China is known to produce many modern-day items but perhaps surprisingly it also produces the highest quantity of turquoise in the world. Evidence of Chinese turquoise and Chinese turquoise mines can be traced back 3700 years. And although these Chinese turquoise mines existed, most turquoise in the ancient world was acquired through trade with Mongols, Persians and Turks through the Silk Road.
Early evidence of Chinese turquoise can be found in the bronze plaque with turquoise overlay from the Erlitou culture site in Henan Province. It is even said that Marco Polo reported turquoise found in present-day Sichuan.

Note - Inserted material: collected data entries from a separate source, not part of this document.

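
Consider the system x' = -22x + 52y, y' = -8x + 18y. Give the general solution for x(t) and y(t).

Coefficient matrix A = [[-22, 52], [-8, 18]].
Characteristic polynomial det(A - λI) = λ^2 + 4λ + 20 = 0.
Eigenvalues λ = -2 ± 4i (complex conjugate pair).
For λ=-2+4i: an eigenvector is (-2,-1) - i(-3,-1) = (-2 + 3i, -1 + i).
A real fundamental pair from Re and Im of e^((-2+4i)t)v: X_1 = e^(-2t)(cos(4t)·(-2,-1) + sin(4t)·(-3,-1)), X_2 = e^(-2t)(sin(4t)·(-2,-1) - cos(4t)·(-3,-1)).
General solution: c_1X_1 + c_2X_2.

x(t) = -3c_1e^(-2t)sin(4t) - 2c_1e^(-2t)cos(4t) - 2c_2e^(-2t)sin(4t) + 3c_2e^(-2t)cos(4t), y(t) = -c_1e^(-2t)sin(4t) - c_1e^(-2t)cos(4t) - c_2e^(-2t)sin(4t) + c_2e^(-2t)cos(4t)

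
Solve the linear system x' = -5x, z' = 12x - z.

Coefficient matrix A = [[-5, 0], [12, -1]].
Characteristic polynomial det(A - λI) = λ^2 + 6λ + 5 = 0.
Eigenvalues λ = -1, -5.
For λ=-1: (A-λI) row 1 is [-4, 0], so an eigenvector is (0, 1).
For λ=-5: (A-λI) row 2 is [12, 4], so an eigenvector is (1, -3).
General solution: K_1e^(-t)(0,1) + K_2e^(-5t)(1,-3).

x(t) = K_2e^(-5t), z(t) = K_1e^(-t) - 3K_2e^(-5t)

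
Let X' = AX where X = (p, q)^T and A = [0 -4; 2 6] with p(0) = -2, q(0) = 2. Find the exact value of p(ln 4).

-512

A = [[0,-4],[2,6]]; eigenvalues λ = 4, 2.
Eigenvectors: (-1,1) for λ=4, (-2,1) for λ=2.
From the initial condition, c_1 = 2, c_2 = 0.
p(ln 4) = (2)(4^4)(-1) + (0)(4^2)(-2) = -512.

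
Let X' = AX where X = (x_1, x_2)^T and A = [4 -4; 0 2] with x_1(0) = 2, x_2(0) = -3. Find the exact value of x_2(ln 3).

A = [[4,-4],[0,2]]; eigenvalues λ = 2, 4.
Eigenvectors: (2,1) for λ=2, (1,0) for λ=4.
From the initial condition, c_1 = -3, c_2 = 8.
x_2(ln 3) = (-3)(3^2)(1) + (8)(3^4)(0) = -27.

-27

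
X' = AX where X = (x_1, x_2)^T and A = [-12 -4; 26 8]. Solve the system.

Coefficient matrix A = [[-12, -4], [26, 8]].
Characteristic polynomial det(A - λI) = λ^2 + 4λ + 8 = 0.
Eigenvalues λ = -2 ± 2i (complex conjugate pair).
For λ=-2+2i: an eigenvector is (-1,3) - i(-1,2) = (-1 + i, 3 - 2i).
A real fundamental pair from Re and Im of e^((-2+2i)t)v: X_1 = e^(-2t)(cos(2t)·(-1,3) + sin(2t)·(-1,2)), X_2 = e^(-2t)(sin(2t)·(-1,3) - cos(2t)·(-1,2)).
General solution: c_1X_1 + c_2X_2.

x_1(t) = -c_1e^(-2t)sin(2t) - c_1e^(-2t)cos(2t) - c_2e^(-2t)sin(2t) + c_2e^(-2t)cos(2t), x_2(t) = 2c_1e^(-2t)sin(2t) + 3c_1e^(-2t)cos(2t) + 3c_2e^(-2t)sin(2t) - 2c_2e^(-2t)cos(2t)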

The preferred stone for most Chinese jewelry and carvings is traditionally jade which is why evidence of early Chinese turquoise is sparse. This, however, is not to say that all areas of China prefer jade to turquoise.
The Tibetans use turquoise more than any other gemstone. Believed to contain metaphysical powers such as good luck, it is worn in rings, bracelets, necklaces and adornment directly on hats and other clothing. It is also believed that turquoise properties contain healing powers. The Tibetans even use necklaces of felt with turquoise to adorn their domestic animals such as horses.

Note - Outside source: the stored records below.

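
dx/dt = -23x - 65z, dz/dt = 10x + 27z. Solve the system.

Coefficient matrix A = [[-23, -65], [10, 27]].
Characteristic polynomial det(A - λI) = λ^2 - 4λ + 29 = 0.
Eigenvalues λ = 2 ± 5i (complex conjugate pair).
For λ=2+5i: an eigenvector is (-3,1) - i(2,-1) = (-3 - 2i, 1 + i).
A real fundamental pair from Re and Im of e^((2+5i)t)v: X_1 = e^(2t)(cos(5t)·(-3,1) + sin(5t)·(2,-1)), X_2 = e^(2t)(sin(5t)·(-3,1) - cos(5t)·(2,-1)).
General solution: K_1X_1 + K_2X_2.

x(t) = 2K_1e^(2t)sin(5t) - 3K_1e^(2t)cos(5t) - 3K_2e^(2t)sin(5t) - 2K_2e^(2t)cos(5t), z(t) = -K_1e^(2t)sin(5t) + K_1e^(2t)cos(5t) + K_2e^(2t)sin(5t) + K_2e^(2t)cos(5t)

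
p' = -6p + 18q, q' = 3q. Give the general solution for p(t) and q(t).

p(t) = -c_1e^(-6t) + 2c_2e^(3t), q(t) = c_2e^(3t)

Coefficient matrix A = [[-6, 18], [0, 3]].
Characteristic polynomial det(A - λI) = λ^2 + 3λ - 18 = 0.
Eigenvalues λ = -6, 3.
For λ=-6: (A-λI) row 1 is [0, 18], so an eigenvector is (-1, 0).
For λ=3: (A-λI) row 1 is [-9, 18], so an eigenvector is (2, 1).
General solution: c_1e^(-6t)(-1,0) + c_2e^(3t)(2,1).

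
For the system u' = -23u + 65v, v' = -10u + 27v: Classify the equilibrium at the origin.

unstable spiral

A = [[-23,65],[-10,27]]; det(A-λI) = λ^2 - 4λ + 29.
λ = 2 ± 5i: positive real part.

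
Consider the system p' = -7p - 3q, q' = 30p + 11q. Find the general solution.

p(t) = -c_1e^(2t)sin(3t) + c_2e^(2t)cos(3t), q(t) = 3c_1e^(2t)sin(3t) + c_1e^(2t)cos(3t) + c_2e^(2t)sin(3t) - 3c_2e^(2t)cos(3t)

Coefficient matrix A = [[-7, -3], [30, 11]].
Characteristic polynomial det(A - λI) = λ^2 - 4λ + 13 = 0.
Eigenvalues λ = 2 ± 3i (complex conjugate pair).
For λ=2+3i: an eigenvector is (0,1) - i(-1,3) = (0 + i, 1 - 3i).
A real fundamental pair from Re and Im of e^((2+3i)t)v: X_1 = e^(2t)(cos(3t)·(0,1) + sin(3t)·(-1,3)), X_2 = e^(2t)(sin(3t)·(0,1) - cos(3t)·(-1,3)).
General solution: c_1X_1 + c_2X_2.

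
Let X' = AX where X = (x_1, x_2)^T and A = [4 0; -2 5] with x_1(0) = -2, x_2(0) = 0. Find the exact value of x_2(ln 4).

3072

A = [[4,0],[-2,5]]; eigenvalues λ = 5, 4.
Eigenvectors: (0,1) for λ=5, (-1,-2) for λ=4.
From the initial condition, c_1 = 4, c_2 = 2.
x_2(ln 4) = (4)(4^5)(1) + (2)(4^4)(-2) = 3072.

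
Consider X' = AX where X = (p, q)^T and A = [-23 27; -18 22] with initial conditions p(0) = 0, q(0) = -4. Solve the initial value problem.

p(t) = -12e^(4t) + 12e^(-5t), q(t) = -12e^(4t) + 8e^(-5t)

Coefficient matrix A = [[-23, 27], [-18, 22]].
Characteristic polynomial det(A - λI) = λ^2 + λ - 20 = 0.
Eigenvalues λ = 4, -5.
For λ=4: (A-λI) row 1 is [-27, 27], so an eigenvector is (1, 1).
For λ=-5: (A-λI) row 1 is [-18, 27], so an eigenvector is (3, 2).
General solution: C_1e^(4t)(1,1) + C_2e^(-5t)(3,2).
Applying p(0)=0, q(0)=-4 gives C_1=-12, C_2=4.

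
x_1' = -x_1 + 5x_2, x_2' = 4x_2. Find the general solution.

Coefficient matrix A = [[-1, 5], [0, 4]].
Characteristic polynomial det(A - λI) = λ^2 - 3λ - 4 = 0.
Eigenvalues λ = 4, -1.
For λ=4: (A-λI) row 1 is [-5, 5], so an eigenvector is (-1, -1).
For λ=-1: (A-λI) row 1 is [0, 5], so an eigenvector is (1, 0).
General solution: K_1e^(4t)(-1,-1) + K_2e^(-t)(1,0).

x_1(t) = -K_1e^(4t) + K_2e^(-t), x_2(t) = -K_1e^(4t)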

As far as the true physical turquoise properties, some consider Chinese turquoise to be a lower quality because of its color and matrix. The most desired turquoise properties are usually found in Persian turquoise with robin’s egg blue coloring and very little matrix. Typical Chinese turquoise properties can range from sky blue to spring-green coloring a—some stones even have yellows.

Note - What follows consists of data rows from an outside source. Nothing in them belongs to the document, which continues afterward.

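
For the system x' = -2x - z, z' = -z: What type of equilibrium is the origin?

A = [[-2,-1],[0,-1]]; det(A-λI) = λ^2 + 3λ + 2.
λ = -1, -2: both negative.

stable node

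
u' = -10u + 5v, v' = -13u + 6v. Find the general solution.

u(t) = -C_1e^(-2t)sin(t) + 2C_1e^(-2t)cos(t) + 2C_2e^(-2t)sin(t) + C_2e^(-2t)cos(t), v(t) = -2C_1e^(-2t)sin(t) + 3C_1e^(-2t)cos(t) + 3C_2e^(-2t)sin(t) + 2C_2e^(-2t)cos(t)

Coefficient matrix A = [[-10, 5], [-13, 6]].
Characteristic polynomial det(A - λI) = λ^2 + 4λ + 5 = 0.
Eigenvalues λ = -2 ± i (complex conjugate pair).
For λ=-2+i: an eigenvector is (2,3) - i(-1,-2) = (2 + i, 3 + 2i).
A real fundamental pair from Re and Im of e^((-2+i)t)v: X_1 = e^(-2t)(cos(t)·(2,3) + sin(t)·(-1,-2)), X_2 = e^(-2t)(sin(t)·(2,3) - cos(t)·(-1,-2)).
General solution: C_1X_1 + C_2X_2.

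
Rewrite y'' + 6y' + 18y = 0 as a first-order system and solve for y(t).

y(t) = K_1e^(-3t)cos(3t) + K_2e^(-3t)sin(3t)

Let x_1 = y, x_2 = y'. Then x_1' = x_2 and x_2' = -18x_1 - 6x_2.
A = [[0,1],[-18,-6]]; det(A-λI) = λ^2 + 6λ + 18.
Eigenvalues λ = -3 ± 3i.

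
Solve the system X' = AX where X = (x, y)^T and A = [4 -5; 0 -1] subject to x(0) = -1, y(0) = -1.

x(t) = -e^(-t), y(t) = -e^(-t)

Coefficient matrix A = [[4, -5], [0, -1]].
Characteristic polynomial det(A - λI) = λ^2 - 3λ - 4 = 0.
Eigenvalues λ = 4, -1.
For λ=4: (A-λI) row 1 is [0, -5], so an eigenvector is (1, 0).
For λ=-1: (A-λI) row 1 is [5, -5], so an eigenvector is (-1, -1).
General solution: C_1e^(4t)(1,0) + C_2e^(-t)(-1,-1).
Applying x(0)=-1, y(0)=-1 gives C_1=0, C_2=1.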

The greens vary from bright green to forest green and of course blue-green shades. Chinese turquoise serves as an excellent source for green turquoise jewelry. Chinese turquoise is usually stabilized with a clear epoxy to harden and seal it. This seal stabilizes the turquoise making the stone durable and resistant to the elements.
Northwest of Shanghai is the Ma’ashan turquoise mines, and the Hubei Province produces turquoise in colors reminiscent of the now closed mines in Nevada—the turquoise that comes form China is often compared to the type produced from areas like Nevada.
Today China has mines that produce a great deal of turquoise because of the perfect elements. Turquoise is formed in shallow surfaces and in arid regions such as southwestern United States, Turkey, Persia and Sinai Peninsula. Because of these reasons, Chinese turquoise mines are typically found the Hubei Province.
Turquoise from the Hubei region sometimes obtains the brilliant blues long favored by turquoise enthusiasts. This blue coloring is much like the favored Persian turquoise coloring. Notable Chinese turquoise mines include: Juangcheng mine, the Jinliantong mine, and the Labashan mine all in the Zhushan of the Shiyan Prefecture.
Chinese turquoise may have started as a lesser-used stone in comparison to Persian turquoise or Egyptian turquoise but today the world looks to China for most of its supply for this increasingly valuable gemstone. With the many civilizations that have adorned the robin’s egg blue to blue-green gemstone, it’s safe to say turquoise is only becoming more popular with age. And as the stones reserves and mines begin to diminish, the value will only continue to rise.